Bogotá guarda $583.000 millones para seguridad vial mientras impulsa más fotomultas

Hace 50 minutos

Mientras Bogotá refuerza el debate sobre más cámaras de fotodetección, la Secretaría de Movilidad mantiene sin ejecutar $583.000 millones destinados a seguridad vial. La denuncia de Diana Diago reabre la discusión sobre prioridades, control y el costo humano de la siniestralidad.

Bogotá está discutiendo más cámaras de fotodetección, pero al mismo tiempo carga con una cifra difícil de justificar: la Secretaría de Movilidad mantiene sin ejecutar $583.000 millones que debían financiar prevención, control e intervenciones en las vías. La denuncia, hecha por la cabildante Diana Diago, pone el foco en una contradicción que ya no es solo administrativa, sino política y humana: mientras el Distrito insiste en herramientas de control, una parte significativa de los recursos para seguridad vial sigue quieta en cuentas bancarias.

De acuerdo con la información divulgada por infobae Colombia, esos fondos estaban destinados a acciones concretas para reducir la siniestralidad y ordenar la circulación en una ciudad que arrastra una crisis de movilidad cada vez más visible. La preocupación de fondo no es menor. Si el dinero para prevenir accidentes, mejorar la señalización, intervenir puntos críticos y reforzar la gestión vial no se ejecuta, el discurso sobre prevención pierde credibilidad. Y eso ocurre en medio de un escenario en el que las muertes por siniestros viales siguen siendo una de las caras más duras del desorden urbano en Bogotá.

El señalamiento de Diago también reabre una discusión de fondo sobre cómo está usando la administración distrital sus herramientas para enfrentar la inseguridad vial. Las cámaras de fotodetección pueden ser útiles cuando hacen parte de una estrategia integral, pero por sí solas no resuelven la fragilidad de la red vial, la falta de mantenimiento, los puntos de conflicto ni el comportamiento riesgoso que se repite en corredores saturados. El problema es que, mientras se amplía el énfasis en el control automático, los recursos que deberían traducirse en acciones visibles para reducir el riesgo permanecen sin mover. Y en una ciudad con una circulación cada vez más tensionada, la diferencia entre ejecutar y dejar guardar el presupuesto se mide en vidas.

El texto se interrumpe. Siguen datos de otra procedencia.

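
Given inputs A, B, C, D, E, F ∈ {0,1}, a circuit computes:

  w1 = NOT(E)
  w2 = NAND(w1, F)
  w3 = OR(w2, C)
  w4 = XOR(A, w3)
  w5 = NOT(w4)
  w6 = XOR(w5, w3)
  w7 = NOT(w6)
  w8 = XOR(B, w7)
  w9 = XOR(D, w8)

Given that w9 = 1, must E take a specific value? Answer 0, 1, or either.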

Más allá de la disputa entre la administración y la oposición, el asunto deja una pregunta incómoda para el Distrito: ¿está priorizando recaudo y sanción por encima de prevención e inversión real en seguridad vial? Para los bogotanos, la respuesta importa porque toca el día a día en calles, cruces, avenidas y trayectos de trabajo o estudio. Una política seria de movilidad no puede reducirse a multar; necesita obras, planificación y ejecución presupuestal. Si ese dinero sigue inmóvil, la ciudad corre el riesgo de normalizar una fórmula conocida: más control en el papel, pero menos protección en la calle.